The 1983 attack by DPRK special security forces--the arm of the DPRK government Kim Il-sung had purportedly given his son Kim Jong-il as a plaything -- in the then Burmese capital humiliated Burma's security services. Even before the rise of the State Law and Order Restoration Council, the Tatmadaw was brutally paranoid about developments that would lead anyone to question its capacity to maintain order. The assassination of so many honored guests was a crushing blow. Though the Tatmadaw could not inflict a military reprisal for the assault upon its honor, it could certainly prevent the establishment of relations prior to a sincere apology from the DPRK head of state.
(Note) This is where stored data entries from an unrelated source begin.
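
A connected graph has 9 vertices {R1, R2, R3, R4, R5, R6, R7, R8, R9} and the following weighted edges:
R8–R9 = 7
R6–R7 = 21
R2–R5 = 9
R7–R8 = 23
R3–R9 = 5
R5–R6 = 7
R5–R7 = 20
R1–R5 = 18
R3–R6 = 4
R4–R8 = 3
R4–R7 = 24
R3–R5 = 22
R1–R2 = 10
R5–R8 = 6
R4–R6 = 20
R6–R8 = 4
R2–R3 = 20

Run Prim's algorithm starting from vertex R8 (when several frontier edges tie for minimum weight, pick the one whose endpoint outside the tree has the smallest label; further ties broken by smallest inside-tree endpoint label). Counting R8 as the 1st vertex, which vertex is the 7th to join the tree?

Prim's algorithm from R8:
Step 1: cheapest edge leaving the tree is R4–R8 (3); add R4.
Step 2: cheapest edge leaving the tree is R6–R8 (4); add R6.
Step 3: cheapest edge leaving the tree is R3–R6 (4); add R3.
Step 4: cheapest edge leaving the tree is R3–R9 (5); add R9.
Step 5: cheapest edge leaving the tree is R5–R8 (6); add R5.
Step 6: cheapest edge leaving the tree is R2–R5 (9); add R2.
Step 7: cheapest edge leaving the tree is R1–R2 (10); add R1.
Step 8: cheapest edge leaving the tree is R5–R7 (20); add R7.
Vertex order: R8, R4, R6, R3, R9, R5, R2, R1, R7. The 7th vertex is R2.

R2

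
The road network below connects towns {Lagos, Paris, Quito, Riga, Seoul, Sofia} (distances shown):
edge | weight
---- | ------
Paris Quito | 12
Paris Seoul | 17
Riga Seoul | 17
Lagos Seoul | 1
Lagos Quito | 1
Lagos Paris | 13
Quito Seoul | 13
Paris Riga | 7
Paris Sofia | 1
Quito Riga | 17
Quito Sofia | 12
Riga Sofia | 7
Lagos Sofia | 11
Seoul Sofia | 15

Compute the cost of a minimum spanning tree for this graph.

21

Prim's algorithm from Quito:
Step 1: frontier [Lagos Quito 1, Paris Quito 12, Quito Sofia 12, Quito Seoul 13, Quito Riga 17] → take Lagos Quito (1); add Lagos.
Step 2: frontier [Lagos Seoul 1, Lagos Sofia 11, Lagos Paris 13, Paris Quito 12, Quito Sofia 12, Quito Seoul 13, Quito Riga 17] → take Lagos Seoul (1); add Seoul.
Step 3: frontier [Lagos Sofia 11, Lagos Paris 13, Paris Quito 12, Quito Sofia 12, Quito Riga 17, Seoul Sofia 15, Paris Seoul 17, Riga Seoul 17] → take Lagos Sofia (11); add Sofia.
Step 4: frontier [Lagos Paris 13, Paris Quito 12, Quito Riga 17, Paris Seoul 17, Riga Seoul 17, Paris Sofia 1, Riga Sofia 7] → take Paris Sofia (1); add Paris.
Step 5: frontier [Paris Riga 7, Quito Riga 17, Riga Seoul 17, Riga Sofia 7] → take Paris Riga (7); add Riga.
MST edges: Lagos Quito, Lagos Seoul, Lagos Sofia, Paris Sofia, Paris Riga; total weight 1+1+11+1+7 = 21.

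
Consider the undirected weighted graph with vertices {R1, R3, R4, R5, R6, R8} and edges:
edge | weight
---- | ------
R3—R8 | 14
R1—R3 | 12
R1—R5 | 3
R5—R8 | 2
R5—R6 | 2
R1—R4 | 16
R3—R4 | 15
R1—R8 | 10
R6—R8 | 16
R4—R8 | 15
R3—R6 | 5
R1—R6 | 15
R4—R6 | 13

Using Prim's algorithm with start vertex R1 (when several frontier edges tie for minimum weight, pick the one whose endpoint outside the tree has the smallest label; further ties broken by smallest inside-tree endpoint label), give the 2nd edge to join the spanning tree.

Grow the tree from R1 using Prim:
Step 1: frontier [R1—R5 3, R1—R8 10, R1—R3 12, R1—R6 15, R1—R4 16] → take R1—R5 (3); add R5.
Step 2: frontier [R1—R8 10, R1—R3 12, R1—R6 15, R1—R4 16, R5—R6 2, R5—R8 2] → take R5—R6 (2); add R6.
Step 3: frontier [R1—R8 10, R1—R3 12, R1—R4 16, R5—R8 2, R3—R6 5, R4—R6 13, R6—R8 16] → take R5—R8 (2); add R8.
Step 4: frontier [R1—R3 12, R1—R4 16, R3—R6 5, R4—R6 13, R3—R8 14, R4—R8 15] → take R3—R6 (5); add R3.
Step 5: frontier [R1—R4 16, R3—R4 15, R4—R6 13, R4—R8 15] → take R4—R6 (13); add R4.
The 2nd edge added is R5—R6.

R5-R6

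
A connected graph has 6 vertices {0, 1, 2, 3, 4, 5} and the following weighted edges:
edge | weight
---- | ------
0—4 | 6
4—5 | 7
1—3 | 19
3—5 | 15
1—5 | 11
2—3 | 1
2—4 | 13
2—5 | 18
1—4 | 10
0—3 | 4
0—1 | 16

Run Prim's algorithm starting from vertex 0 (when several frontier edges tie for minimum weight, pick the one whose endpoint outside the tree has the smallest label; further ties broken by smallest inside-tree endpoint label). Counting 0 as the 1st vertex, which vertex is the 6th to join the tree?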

As to what a Myanmar-DPRK linkage means for Japan in terms of security, I do not think it is much. Myanmarese oil and gas are being sold at world prices in order to prop up one rotten, wealth-destroying regime. I do not think the SPDC would want to reduce its income just to help out its fellow rogue with its fuel needs. As for the Myanmarese acquiring nuclear weapons or intermediate range missiles, I am not sure the DPRK would consider the Myanmarese good customers. In regards to North Korea's specialty, mid-range missiles, whom would the Myanmarese target? As for nuclear devices, it is quite lucrative, as it turns out, for the DPRK to be the only major breakout threat in East Asia. Helping the Myanmarese develop WMD would only deprive the DPRK of an exclusive right to extort money and other goodies from the region's major powers.

It would be interesting to hear the Chinese inside line on the establishment of interconnections between the dictatorships that form a cordon sanitaire about China. I can think it possible that at least one segment of the current Chinese leadership would want the pariah nations on China's periphery to remain as weak and divided as possible, preventing democratic pluralist states from acquiring something of value should one of the dictatorships decide wants to become a new "America's bastard" in East Asia, just like some current U.S. East Asian allies once were and some GCC countries still are.

Later - Not to be forgotten in the shuffle is the reported pledge between the Chinese and Japanese prime ministers to work together on Myanmar. China has far more influence over events in Myanmar than Japan. That China would commit itself to collaborating (there's a loaded word) with Japan represents a remarkable gesture. The Fukuda administration's friendlier basic stance toward China should mean that the Chinese government does not have to be nearly as conciliatory as it had to been toward the Abe administration. However, the amount of cooperation offered is not commensurate with the amount conceded. In the post-Jiang Zemin era, the Chinese government indeed seems to be making a point of being generous.